J'assiste comme chaque année à la cérémonie du souvenir organisée devant le monument aux Morts de Brasparts.
Une occasion pour moi de penser à mon camarade Patrice. Son engagement exceptionnel, pendant tant d'années, a permis d'honorer de manière exemplaire la mémoire de nos anciens tombés aux combats au cours des deux guerres mondiales.
Nous nous étions promis, tous deux, d'accompagner dans ces commémorations nos derniers anciens combattants, jusqu'à leurs derniers jours. La disparition prématurée de Patrice et la mort d'Alexis ont scellé la réalisation de ce serment. Mission accomplie, le flambeau avait été transmis à nos anciens d'Algérie réunis autour du drapeau de la FNACA.
Quelle surprise en ce jour ! Les drapeaux des sections locales des AC de la guerre 39/45 et de la FNACA sont portés par deux jeunes sapeurs pompiers en tenue, escortés par une haie d'honneur formée par leurs camarades. Une belle initiative de la mairie et du corps local des soldats du feu. En outre, un rajeunissement bienvenu de l'assistance, qui enrichit le sens et la portée de cette cérémonie.
Madame la Maire (je me retiens de dire "le" qui sentirait trop Bruno) entame la lecture du message adressé par le Ministre ou le Secrétaire d'État chargé des Anciens combattants. C'est un moment solennel pour nous bien sûr et aussi pour le personnage choisi par le Président pour incarner provisoirement cette fonction.

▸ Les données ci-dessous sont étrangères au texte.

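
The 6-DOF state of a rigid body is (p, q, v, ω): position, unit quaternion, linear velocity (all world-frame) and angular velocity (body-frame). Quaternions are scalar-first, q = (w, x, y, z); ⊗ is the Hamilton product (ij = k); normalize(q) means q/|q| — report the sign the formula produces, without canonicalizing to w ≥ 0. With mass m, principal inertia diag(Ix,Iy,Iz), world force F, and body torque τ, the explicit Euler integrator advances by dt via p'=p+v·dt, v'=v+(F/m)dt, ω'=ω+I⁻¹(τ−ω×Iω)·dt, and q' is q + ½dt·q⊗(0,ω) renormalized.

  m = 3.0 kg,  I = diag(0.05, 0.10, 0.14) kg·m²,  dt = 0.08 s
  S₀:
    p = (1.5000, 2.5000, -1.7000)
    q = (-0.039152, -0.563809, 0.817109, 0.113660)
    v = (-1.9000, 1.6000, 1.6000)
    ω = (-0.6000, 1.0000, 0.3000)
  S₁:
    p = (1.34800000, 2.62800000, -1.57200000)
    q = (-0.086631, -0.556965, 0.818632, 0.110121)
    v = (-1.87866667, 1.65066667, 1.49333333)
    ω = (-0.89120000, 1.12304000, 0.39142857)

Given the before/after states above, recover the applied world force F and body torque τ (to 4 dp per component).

F = (0.8000, 1.9000, -4.0000)
τ = (-0.1700, 0.1700, 0.1300)

ω₁ − ω₀ = (-0.29120000, 0.12304000, 0.09142857)
gyro term ω₀×Iω₀ = (0.0120, 0.0162, -0.0300)
τ = I·(Δω/dt) + ω₀×(Iω₀) = (-0.1700, 0.1700, 0.1300)
v₁ − v₀ = (0.02133333, 0.05066667, -0.10666667)
F = m·Δv/dt = (0.8000, 1.9000, -4.0000)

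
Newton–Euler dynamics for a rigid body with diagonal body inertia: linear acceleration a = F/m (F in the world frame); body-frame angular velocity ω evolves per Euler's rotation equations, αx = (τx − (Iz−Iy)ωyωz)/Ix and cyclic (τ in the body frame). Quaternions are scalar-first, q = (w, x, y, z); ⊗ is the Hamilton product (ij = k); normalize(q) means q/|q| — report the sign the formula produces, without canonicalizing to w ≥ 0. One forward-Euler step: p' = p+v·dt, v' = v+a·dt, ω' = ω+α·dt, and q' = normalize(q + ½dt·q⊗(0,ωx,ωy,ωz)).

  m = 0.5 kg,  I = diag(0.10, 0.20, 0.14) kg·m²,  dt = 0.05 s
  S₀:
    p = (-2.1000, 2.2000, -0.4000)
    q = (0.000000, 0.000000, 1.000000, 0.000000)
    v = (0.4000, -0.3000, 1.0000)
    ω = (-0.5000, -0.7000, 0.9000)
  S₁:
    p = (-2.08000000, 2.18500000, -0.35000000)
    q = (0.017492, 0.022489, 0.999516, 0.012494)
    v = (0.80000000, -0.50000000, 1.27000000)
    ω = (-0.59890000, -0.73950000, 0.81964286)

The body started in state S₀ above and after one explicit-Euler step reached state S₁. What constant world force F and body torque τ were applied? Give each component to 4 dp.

F = (4.0000, -2.0000, 2.7000)
τ = (-0.1600, -0.1400, -0.1900)

rate change Δω = (-0.09890000, -0.03950000, -0.08035714)
applied torque τ = (-0.1600, -0.1400, -0.1900)
Δv = v₁−v₀ = (0.40000000, -0.20000000, 0.27000000)
m·(v₁−v₀)/dt = (4.0000, -2.0000, 2.7000)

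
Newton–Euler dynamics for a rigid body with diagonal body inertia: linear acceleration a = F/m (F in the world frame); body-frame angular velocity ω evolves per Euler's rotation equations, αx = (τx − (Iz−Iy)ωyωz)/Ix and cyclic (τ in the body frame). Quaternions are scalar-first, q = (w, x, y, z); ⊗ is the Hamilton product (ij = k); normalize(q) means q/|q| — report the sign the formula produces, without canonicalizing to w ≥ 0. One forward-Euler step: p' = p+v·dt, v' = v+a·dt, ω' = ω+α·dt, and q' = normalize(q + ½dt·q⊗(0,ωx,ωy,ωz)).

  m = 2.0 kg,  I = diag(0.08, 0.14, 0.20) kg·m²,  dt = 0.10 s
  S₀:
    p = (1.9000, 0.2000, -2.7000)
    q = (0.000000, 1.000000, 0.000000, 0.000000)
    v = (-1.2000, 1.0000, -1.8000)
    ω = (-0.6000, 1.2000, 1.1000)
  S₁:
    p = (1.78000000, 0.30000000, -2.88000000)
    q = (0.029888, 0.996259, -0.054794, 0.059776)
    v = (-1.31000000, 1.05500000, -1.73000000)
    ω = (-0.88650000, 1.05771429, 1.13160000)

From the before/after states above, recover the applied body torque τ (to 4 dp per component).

τ = (-0.1500, -0.1200, 0.0200)

ω₁ − ω₀ = (-0.28650000, -0.14228571, 0.03160000)
ω₀×(Iω₀) = (0.0792, 0.0792, -0.0432)
applied torque τ = (-0.1500, -0.1200, 0.0200)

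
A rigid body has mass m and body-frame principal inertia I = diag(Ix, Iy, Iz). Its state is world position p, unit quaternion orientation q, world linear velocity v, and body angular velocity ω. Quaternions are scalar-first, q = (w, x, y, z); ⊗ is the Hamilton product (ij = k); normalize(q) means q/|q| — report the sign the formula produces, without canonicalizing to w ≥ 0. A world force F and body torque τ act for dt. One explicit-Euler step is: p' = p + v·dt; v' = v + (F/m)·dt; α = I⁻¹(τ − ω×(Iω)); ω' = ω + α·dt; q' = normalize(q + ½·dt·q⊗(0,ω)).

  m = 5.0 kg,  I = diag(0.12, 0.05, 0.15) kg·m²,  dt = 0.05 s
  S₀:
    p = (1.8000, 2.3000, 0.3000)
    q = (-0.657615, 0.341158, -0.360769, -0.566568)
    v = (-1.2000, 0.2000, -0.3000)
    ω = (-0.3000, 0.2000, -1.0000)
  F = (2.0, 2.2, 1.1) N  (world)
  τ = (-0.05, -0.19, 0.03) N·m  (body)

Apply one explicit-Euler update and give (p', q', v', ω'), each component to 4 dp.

p' = (1.7400, 2.3100, 0.2850)
q' = (-0.6672, 0.3578, -0.3512, -0.5509)
v' = (-1.1800, 0.2220, -0.2890)
ω' = (-0.3125, 0.0190, -0.9914)

(τ − ω×Iω)/I = (-0.2500, -3.6200, 0.1720)
ω + α·dt = (-0.3125, 0.0190, -0.9914)
q⊗(0,ω) = (-0.3920668, 0.6713671, 0.3796054, 0.6176159)
q' = normalize(q + ½dt·q⊗(0,ω)) = (-0.6672, 0.3578, -0.3512, -0.5509)
p' = p + v·dt = (1.7400, 2.3100, 0.2850)
v + (F/m)dt = (-1.1800, 0.2220, -0.2890)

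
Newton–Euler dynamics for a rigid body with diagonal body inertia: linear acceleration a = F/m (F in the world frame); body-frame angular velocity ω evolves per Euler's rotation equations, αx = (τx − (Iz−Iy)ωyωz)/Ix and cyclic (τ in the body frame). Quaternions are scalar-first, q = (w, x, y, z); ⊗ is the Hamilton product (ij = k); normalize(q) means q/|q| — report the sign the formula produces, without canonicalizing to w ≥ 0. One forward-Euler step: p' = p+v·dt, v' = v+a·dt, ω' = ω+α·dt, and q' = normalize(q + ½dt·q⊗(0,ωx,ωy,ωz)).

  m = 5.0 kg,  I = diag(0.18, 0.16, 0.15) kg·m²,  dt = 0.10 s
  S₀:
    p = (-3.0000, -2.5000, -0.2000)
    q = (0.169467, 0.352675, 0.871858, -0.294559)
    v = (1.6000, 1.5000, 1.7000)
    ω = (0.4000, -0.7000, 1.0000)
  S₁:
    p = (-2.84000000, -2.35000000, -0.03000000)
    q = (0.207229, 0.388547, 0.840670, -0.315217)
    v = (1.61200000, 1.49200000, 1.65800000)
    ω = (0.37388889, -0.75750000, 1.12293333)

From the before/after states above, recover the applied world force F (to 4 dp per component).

F = (0.6000, -0.4000, -2.1000)

v₁ − v₀ = (0.01200000, -0.00800000, -0.04200000)
applied force F = (0.6000, -0.4000, -2.1000)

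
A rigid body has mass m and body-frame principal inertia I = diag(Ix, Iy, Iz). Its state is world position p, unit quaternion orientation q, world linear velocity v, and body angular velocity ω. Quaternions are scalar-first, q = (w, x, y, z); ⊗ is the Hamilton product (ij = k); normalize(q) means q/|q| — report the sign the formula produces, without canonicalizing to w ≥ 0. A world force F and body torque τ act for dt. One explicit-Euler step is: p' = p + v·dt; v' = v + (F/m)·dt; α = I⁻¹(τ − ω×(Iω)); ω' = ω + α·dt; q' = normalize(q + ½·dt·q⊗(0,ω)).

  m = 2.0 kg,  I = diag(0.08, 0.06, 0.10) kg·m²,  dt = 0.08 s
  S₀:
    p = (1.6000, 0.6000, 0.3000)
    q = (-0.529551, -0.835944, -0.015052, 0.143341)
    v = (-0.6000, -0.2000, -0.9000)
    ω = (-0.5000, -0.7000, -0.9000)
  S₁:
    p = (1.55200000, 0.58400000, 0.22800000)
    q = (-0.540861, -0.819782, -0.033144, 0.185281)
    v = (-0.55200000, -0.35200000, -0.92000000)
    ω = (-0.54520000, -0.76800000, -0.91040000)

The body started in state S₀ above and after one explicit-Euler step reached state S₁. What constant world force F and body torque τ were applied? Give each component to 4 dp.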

Une occasion en or, pour lui, d'inscrire son passage dans un moment d'histoire et de communion nationale. De quoi faire oublier un peu la déception éventuelle ressentie lors de sa nomination, s'il escomptait un maroquin plus prestigieux, en juste rapport avec ses mérites. Pourquoi je dis ça? Je n'en sais rien, un zeste de mauvais esprit qui me revient…
C'est à cet instant que les cloches de l'église se réveillent, pour sonner 11 heures avec sans doute un petit retard.
Madame la Maire s'interrompt avec beaucoup d'à propos pour ne pas laisser perdre un peu des précieuses paroles. Elle reprend ensuite le fil du message avec assurance et conviction…Décidément un souffle nouveau s'est levé ici autour du monument aux morts !
Le dépôt de gerbe est confié aux JSP qui accompagnent madame la Maire et le président de l'antenne locale de la FNACA.
L'évocation du nom des militaires morts en opex au cours l'année, faite depuis quelques années, est un juste devoir.
La minute de silence permet de nous recueillir ensuite. Pour ma part, c'est en communion de pensée avec nos aînés qui le 11 novembre 1918 à 11h précisément connaissaient l'immense soulagement d'un silence inhabituel recouvrant enfin le champ de bataille. Et en pensant aussi à tous ceux qui ne sont pas revenus ou qui ont été marqués à jamais dans leur chair ou leur esprit. Je ne suis plus très enclin à me référer à l'héroïsme et à la gloire des combattants. J'imagine simplement une boucherie endurée par de braves gars de la campagne, des jeunes gens qui n'avaient rien à y faire, dans une guerre qui a duré 4 longues années. Avec l'âge venu, je me méfie de plus en plus des grands mots qui masquent les maux irréparables.
Depuis la mort de Jean il y a quelques années, l'assemblée ne récite plus le "notre père" avec lui. Ce qui est normal dans une cérémonie laïque, mais c'était une curiosité braspartiate qui apparaissait naturelle dans l'environnement de l'église et du cimetière.
En France tout finit par des libations…À Brasparts, patrie du poète Frédéric Le Guyader qui a célébré le cidre, elles sont de bon aloi et toujours très bien organisées par Jean Yves. Une occasion de prendre mutuellement des nouvelles des uns et des autres, si on arrive à éviter les fâcheux. Cette fois-ci, il a été beaucoup question des tracas causés par la violente tempête du 2 novembre. Ciaran, le nom d'origine irlandaise qui lui avait été donné, était de mauvais augure. Il signifie en effet "sombre, noir". Les dégâts constatés après son passage ont confirmé ce pressentiment. Presqu'en même temps, une folie meurtrière embrasait de nouveau la Palestine alors qu'un conflit d'un autre temps continuait de s'enliser à l'est de notre continent.
Le matin du 2 novembre nous étions nombreux à ressentir un profond désarroi devant le spectacle de la violence de la nature. Des géants foudroyés, fracassés, déracinés qu'il faudra évacuer ou réparer. Beaucoup d'énergie, d'efforts, d'entraide, de solidarité seront nécessaires pour tout cicatriser.
Comme après une guerre, sauf que cette dernière tragédie bien plus effroyable, ne dépend que de la volonté humaine. Il nous appartient, encore et toujours, de sensibiliser, de mettre en garde et de transmettre aux plus jeunes cette histoire.